Mon frère a raison. On est foutus, ma vieille, on ne peut pas aimer, tu te racontes des histoires…

Pourtant je suis sûre : je l’ai vue accrochée à ton dos comme une sorcière malfaisante. Je pourrais écrire un rapport détaillé, circonstancié, décrire sa poudre de riz qui vire en plaques rouges, ses cheveux gris roulés en une permanente impeccable, ses larges mains gantées qui tiennent un petit sac de chaisière, ses jambes lourdes, enflées. Je l’ai vue !

Je l’ai vue…

Je l’ai vue ou est-ce l’ennemi qui l’a mise dans mes yeux ?

Tu as dû sentir que tu faisais mouche ; toute ton excitation tombe d’un coup. Tu redeviens l’homme sûr et calme qui m’aime et va me guérir. S’engouffrer dans la faille qui s’est rouverte.

Et si c’était l’ennemi ?

Tu t’approches, me prends dans tes bras. Je me raidis un peu mais me laisse faire.

– Je serai plus fort que toi, plus fort que tout ! Laisse-moi faire. Aie confiance !

Je m’abandonne contre toi. Tes mots me bercent, bercent le doute qui m’étreint soudain. J’ai envie de pleurer, de verser des litres et des litres d’eau tiède et salée contre ta veste noire. Je suis lasse, si lasse. Perdue. Je ne sais plus à quoi me raccrocher. Mais je me retiens. Ce serait trop facile. Et puis je ne suis pas encore convaincue d’avoir tort. Après tout, je mène une enquête. Un inspecteur ne doit pas pleurer. Il doit continuer son investigation, recueillir des preuves, des témoignages. Interroger tous les témoins.

– Je vais devenir un homme parfait ! Je vais apprendre à t’aimer, te laisser venir à moi lentement. Je ne vais plus te forcer, te harceler. Tu vas voir ! Je vais t’aimer comme tu en as envie.

– Je ne veux pas que tu sois parfait, je dis tout doucement. Pas au sens où tu l’entends… Je veux que tu sois toi, que tu mettes le doigt sur ce que tu es vraiment.

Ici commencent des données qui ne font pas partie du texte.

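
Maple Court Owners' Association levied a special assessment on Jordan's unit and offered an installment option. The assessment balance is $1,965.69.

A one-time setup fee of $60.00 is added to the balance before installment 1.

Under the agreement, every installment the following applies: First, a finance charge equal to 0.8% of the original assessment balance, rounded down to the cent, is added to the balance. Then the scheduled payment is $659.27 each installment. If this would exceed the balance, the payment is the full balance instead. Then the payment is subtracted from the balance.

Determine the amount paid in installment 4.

$110.76

# | Opening | Interest | Payment | End bal
1 | $2,025.69 | $15.72 | $659.27 | $1,382.14
2 | $1,382.14 | $15.72 | $659.27 | $738.59
3 | $738.59 | $15.72 | $659.27 | $95.04
4 | $95.04 | $15.72 | $110.76 | $0.00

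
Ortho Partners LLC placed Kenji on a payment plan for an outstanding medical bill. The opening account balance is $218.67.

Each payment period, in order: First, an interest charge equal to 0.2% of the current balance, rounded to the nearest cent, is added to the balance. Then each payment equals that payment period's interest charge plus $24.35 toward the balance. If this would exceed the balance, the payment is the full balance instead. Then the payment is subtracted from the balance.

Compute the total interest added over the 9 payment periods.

Payment period 1: opening $218.67; interest $0.44 → $219.11; payment $24.79; balance $194.32
Payment period 2: opening $194.32; interest $0.39 → $194.71; payment $24.74; balance $169.97
Payment period 3: opening $169.97; interest $0.34 → $170.31; payment $24.69; balance $145.62
Payment period 4: opening $145.62; interest $0.29 → $145.91; payment $24.64; balance $121.27
Payment period 5: opening $121.27; interest $0.24 → $121.51; payment $24.59; balance $96.92
Payment period 6: opening $96.92; interest $0.19 → $97.11; payment $24.54; balance $72.57
Payment period 7: opening $72.57; interest $0.15 → $72.72; payment $24.50; balance $48.22
Payment period 8: opening $48.22; interest $0.10 → $48.32; payment $24.45; balance $23.87
Payment period 9: opening $23.87; interest $0.05 → $23.92; payment $23.92; balance $0.00
Total interest: $0.44 + $0.39 + $0.34 + $0.29 + $0.24 + $0.19 + $0.15 + $0.10 + $0.05 = $2.19

$2.19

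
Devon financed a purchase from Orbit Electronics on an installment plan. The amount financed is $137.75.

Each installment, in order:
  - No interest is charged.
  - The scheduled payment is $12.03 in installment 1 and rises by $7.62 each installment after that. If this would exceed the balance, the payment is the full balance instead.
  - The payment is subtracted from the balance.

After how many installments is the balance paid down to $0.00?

6

# | Opening | Payment | End bal
1 | $137.75 | $12.03 | $125.72
2 | $125.72 | $19.65 | $106.07
3 | $106.07 | $27.27 | $78.80
4 | $78.80 | $34.89 | $43.91
5 | $43.91 | $42.51 | $1.40
6 | $1.40 | $1.40 | $0.00
Balance reaches $0.00 in installment 6.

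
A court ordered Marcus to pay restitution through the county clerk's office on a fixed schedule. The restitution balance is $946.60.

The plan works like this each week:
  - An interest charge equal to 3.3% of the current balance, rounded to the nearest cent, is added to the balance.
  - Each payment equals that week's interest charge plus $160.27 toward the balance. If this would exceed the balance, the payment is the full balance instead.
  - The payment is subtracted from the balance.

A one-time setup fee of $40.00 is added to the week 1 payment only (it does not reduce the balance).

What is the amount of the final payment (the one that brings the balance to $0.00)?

$150.04

Week 1: $946.60 +$31.24 interest = $977.84; pay $191.51 (+ $40.00 fee) → $786.33
Week 2: $786.33 +$25.95 interest = $812.28; pay $186.22 → $626.06
Week 3: $626.06 +$20.66 interest = $646.72; pay $180.93 → $465.79
Week 4: $465.79 +$15.37 interest = $481.16; pay $175.64 → $305.52
Week 5: $305.52 +$10.08 interest = $315.60; pay $170.35 → $145.25
Week 6: $145.25 +$4.79 interest = $150.04; pay $150.04 → $0.00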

Un homme parfait, qu’est-ce que c’est ? C’est un homme debout qui occupe son territoire. Un homme imparfait mais qui sait qui il est. Qui accepte ses limites, ses richesses, qui dit je suis comme ça et je vais en tirer le meilleur. Qui n’essaie pas d’être un autre. De plaire à tout prix. À l’autre, pour oublier qu’il n’est que ça : un homme comme les autres.